BENEFITS OF COMPLIANCE
By complying with the NDPR, 2019, the NDPR Implementation Framework, 2020, and other extant laws and regulations on data protection in Nigeria, an organization tends to reap the following benefits:
- Avoidance of fines by the regulator: By being compliant, an organization in Nigeria will be saved from being awarded penalties for non-compliance under the NDPR.4
- Inclusion on the NDPB's Website as a Compliant Organization: A visit to the NDPB's website will reveal a list of compliant organizations. This list contains organizations who have filed their annual data audit on or before March 15 or such other date as may be prescribed by the regulator. By being compliant, a compliant organization will be listed on the list for the year.
- Increase in clientele: Data protection compliance also helps an organization to increase its clientele as people tend to give more patronage when they realize that their data is safe with the organization.

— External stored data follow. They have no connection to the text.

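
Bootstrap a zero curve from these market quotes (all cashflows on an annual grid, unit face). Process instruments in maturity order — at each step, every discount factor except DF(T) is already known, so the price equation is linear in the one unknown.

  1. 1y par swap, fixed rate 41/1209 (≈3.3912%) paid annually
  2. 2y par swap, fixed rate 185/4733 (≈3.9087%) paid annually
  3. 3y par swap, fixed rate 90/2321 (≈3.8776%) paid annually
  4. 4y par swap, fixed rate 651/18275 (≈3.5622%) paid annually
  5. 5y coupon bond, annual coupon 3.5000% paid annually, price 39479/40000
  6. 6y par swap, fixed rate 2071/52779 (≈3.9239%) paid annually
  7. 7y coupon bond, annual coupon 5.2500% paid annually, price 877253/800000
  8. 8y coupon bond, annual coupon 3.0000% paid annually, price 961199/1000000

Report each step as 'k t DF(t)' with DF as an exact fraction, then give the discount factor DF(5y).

1 1 1209/1250
2 2 463/500
3 3 223/250
4 4 4349/5000
5 5 83/100
6 6 7929/10000
7 7 3893/5000
8 8 473/625
DF(5y) = 83/100 ≈ 0.830000

step 1 [1y] swap r/1=41/1209: DF=(1 − 41/1209·(0))/(1+41/1209) = 1209/1250 ≈ 0.967200
step 2 [2y] swap r/1=185/4733: DF=(1 − 185/4733·(0.967200))/(1+185/4733) = 463/500 ≈ 0.926000
step 3 [3y] swap r/1=90/2321: DF=(1 − 90/2321·(0.967200+0.926000))/(1+90/2321) = 223/250 ≈ 0.892000
step 4 [4y] swap r/1=651/18275: DF=(1 − 651/18275·(0.967200+0.926000+0.892000))/(1+651/18275) = 4349/5000 ≈ 0.869800
step 5 [5y] bond c/1=7/200: DF=(39479/40000 − 7/200·(0.967200+0.926000+0.892000+0.869800))/(1+7/200) = 83/100 ≈ 0.830000
step 6 [6y] swap r/1=2071/52779: DF=(1 − 2071/52779·(0.967200+0.926000+0.892000+0.869800+0.830000))/(1+2071/52779) = 7929/10000 ≈ 0.792900
step 7 [7y] bond c/1=21/400: DF=(877253/800000 − 21/400·(0.967200+0.926000+0.892000+0.869800+0.830000+0.792900))/(1+21/400) = 3893/5000 ≈ 0.778600
step 8 [8y] bond c/1=3/100: DF=(961199/1000000 − 3/100·(0.967200+0.926000+0.892000+0.869800+0.830000+0.792900+0.778600))/(1+3/100) = 473/625 ≈ 0.756800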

- Inclusion on the Nigeria Data Protection Adequacy Program (NADPAP) Whitelist: This is a list of organizations in Nigeria that have met the standard required for a compliant organization.
- Customers trust: Data protection compliance facilitates and boosts the trust the data subject would have in the organization and give such an organization a competitive edge.

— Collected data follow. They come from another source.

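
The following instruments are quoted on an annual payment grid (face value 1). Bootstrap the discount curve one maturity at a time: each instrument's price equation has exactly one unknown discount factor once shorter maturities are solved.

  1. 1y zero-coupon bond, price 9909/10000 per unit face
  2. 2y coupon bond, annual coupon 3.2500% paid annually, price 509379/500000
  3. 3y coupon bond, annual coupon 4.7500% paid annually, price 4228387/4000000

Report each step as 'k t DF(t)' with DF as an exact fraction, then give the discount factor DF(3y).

step 1 [1y] zero: DF = P = 9909/10000 ≈ 0.990900
step 2 [2y] bond c/1=13/400: DF=(509379/500000 − 13/400·(0.990900))/(1+13/400) = 1911/2000 ≈ 0.955500
step 3 [3y] bond c/1=19/400: DF=(4228387/4000000 − 19/400·(0.990900+0.955500))/(1+19/400) = 9209/10000 ≈ 0.920900

1 1 9909/10000
2 2 1911/2000
3 3 9209/10000
DF(3y) = 9209/10000 ≈ 0.920900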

- Legal Compliance: By being compliant, an organization is able to process personal data lawfully, and avoid sanctions, fines, and penalties for non-compliance.
- Reduced Risk of Data Loss: By being compliant, an organization is able to implement adequate technical and organizational measures for data security which facilitates a reduction of the risk of data loss or breach.
CONCLUSION
Data protection awareness is on the rise in Nigeria with special attention being paid to non-compliant organizations as more people are becoming more data protection conscious. Therefore, the need for data controllers to ensure necessary measures are in place to forestall data breach incidences cannot be over-emphasized.
Footnotes
1 Prior to the release of the NDPR in 2019, several general and sector-specific legislations on data protection existed which include The Consumer Code of Practice Regulation, 2007, The consumer Protection Regulations, 2019, The Regulatory Framework for the Use of USSD, 2018, The Credit Reporting Act, 2017, The National Health Act, 2014, Freedom of Information Act, 2011, etc.
2 This used to be the responsibility of the Nigeria Information Technology Development Agency (NITDA) until the creation of the NDPB in February 2022 to solely focus on data privacy and protection in Nigeria.
3 See generally Paragraph 3.2 of the NDPR Implementation Framework, 2020
4 The penalties for breaching a data subject's rights are enshrined in Paragraph 2.10 of the NDPR
The content of this article is intended to provide a general guide to the subject matter. Specialist advice should be sought about your specific circumstances.